There's a difference between advertising and giving reports. Maybe I missed it but I haven't seen Mike dropping phone numbers or rates or anything like that. I'm sure he did at some point but I haven't seen anything this year. He has been giving daily reports. We all know he runs a guide service and we see him post reports and we automatically think he's advertising. Mike has plenty of business already. Thanks for the reports. Keep them coming.


----------



## gotime (Feb 3, 2011)

I posted my disapointment on the other site, and I'm here now...First post, didn't even know about this site till all the b.s. about Mike on shanty
Glad to be here !!


----------



## Another Fisherman (Feb 3, 2011)

gotime said:


> I posted my disapointment on the other site, and I'm here now...First post, didn't even know about this site till all the b.s. about Mike on shanty
> Glad to be here !!


Same here! Hope more follow


----------



## Double J (Jan 7, 2009)

welcome to ogf! This site is first class year round and if you follow along you'll know where the hot ports are throughout the year.Tons of info here and many different topics too.Enjoy. Now if only the bite would heat up a little...


----------



## ShakeDown (Apr 5, 2004)

Welcome to OGF Mike, gotime, and Another Fisherman.

OGF's allows our advertisers to post their info in their sigs, body of their posts, and post specials/rates on the board, along with running banner ads...something that is exclusive to them for their support of the site. Obviously non-advertisers who post good reports (and by good I mean accurate and somewhat detailed) will get some attention, but considering the information being shared (which is what we are all about) is helpful to our membership, we don't have any issues with it. As stated earlier, our members are awesome in supporting our advertisers, and not just because they support OGF...our charter captains are known for their success on the water, and providing quality trips to our members. It's really a win-win for everyone.

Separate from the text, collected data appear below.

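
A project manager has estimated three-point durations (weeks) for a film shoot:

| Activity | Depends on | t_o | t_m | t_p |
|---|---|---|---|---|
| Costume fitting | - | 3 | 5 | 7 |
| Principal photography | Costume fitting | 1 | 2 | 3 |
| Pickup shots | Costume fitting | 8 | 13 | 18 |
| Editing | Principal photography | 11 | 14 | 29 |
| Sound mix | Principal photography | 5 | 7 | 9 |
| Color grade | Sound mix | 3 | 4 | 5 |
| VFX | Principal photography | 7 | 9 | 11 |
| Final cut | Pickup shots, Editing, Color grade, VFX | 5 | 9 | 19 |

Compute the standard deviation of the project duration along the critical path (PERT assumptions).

te_Costume fitting = (3 + 4·5 + 7)/6 = 30/6 = 5; σ²_Costume fitting = ((7−3)/6)² = 0.444
te_Principal photography = (1 + 4·2 + 3)/6 = 12/6 = 2; σ²_Principal photography = ((3−1)/6)² = 0.111
te_Pickup shots = (8 + 4·13 + 18)/6 = 78/6 = 13; σ²_Pickup shots = ((18−8)/6)² = 2.778
te_Editing = (11 + 4·14 + 29)/6 = 96/6 = 16; σ²_Editing = ((29−11)/6)² = 9.000
te_Sound mix = (5 + 4·7 + 9)/6 = 42/6 = 7; σ²_Sound mix = ((9−5)/6)² = 0.444
te_Color grade = (3 + 4·4 + 5)/6 = 24/6 = 4; σ²_Color grade = ((5−3)/6)² = 0.111
te_VFX = (7 + 4·9 + 11)/6 = 54/6 = 9; σ²_VFX = ((11−7)/6)² = 0.444
te_Final cut = (5 + 4·9 + 19)/6 = 60/6 = 10; σ²_Final cut = ((19−5)/6)² = 5.444

Forward pass:
ES_Costume fitting = 0; EF_Costume fitting = 5
ES_Principal photography = 5; EF_Principal photography = 5+2 = 7
ES_Pickup shots = 5; EF_Pickup shots = 5+13 = 18
ES_Editing = 7; EF_Editing = 7+16 = 23
ES_Sound mix = 7; EF_Sound mix = 7+7 = 14
ES_Color grade = 14; EF_Color grade = 14+4 = 18
ES_VFX = 7; EF_VFX = 7+9 = 16
ES_Final cut = max(EF_Pickup shots=18, EF_Editing=23, EF_Color grade=18, EF_VFX=16) = 23; EF_Final cut = 23+10 = 33
Expected project duration μ = 33 weeks. Critical path: Costume fitting → Principal photography → Editing → Final cut.

Variance along critical path = 0.444 + 0.111 + 9.000 + 5.444 = 15.000
σ = √15.000 = 3.873 weeks

3.87 weeks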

Looking forward to reading everyone's posts!

Brandon


----------



## Fishtrap (Jan 26, 2011)

I've fished with other ice guides but I have never seen anyone bust thier butt to get you fish like Mike. His posts do more for any site he is on than any other guide or individual does. They are to afraid to share any information for fear that someone will fish their waters and compete with them. Nice to see someone who genuinely has the fisherman's interest in mind.


----------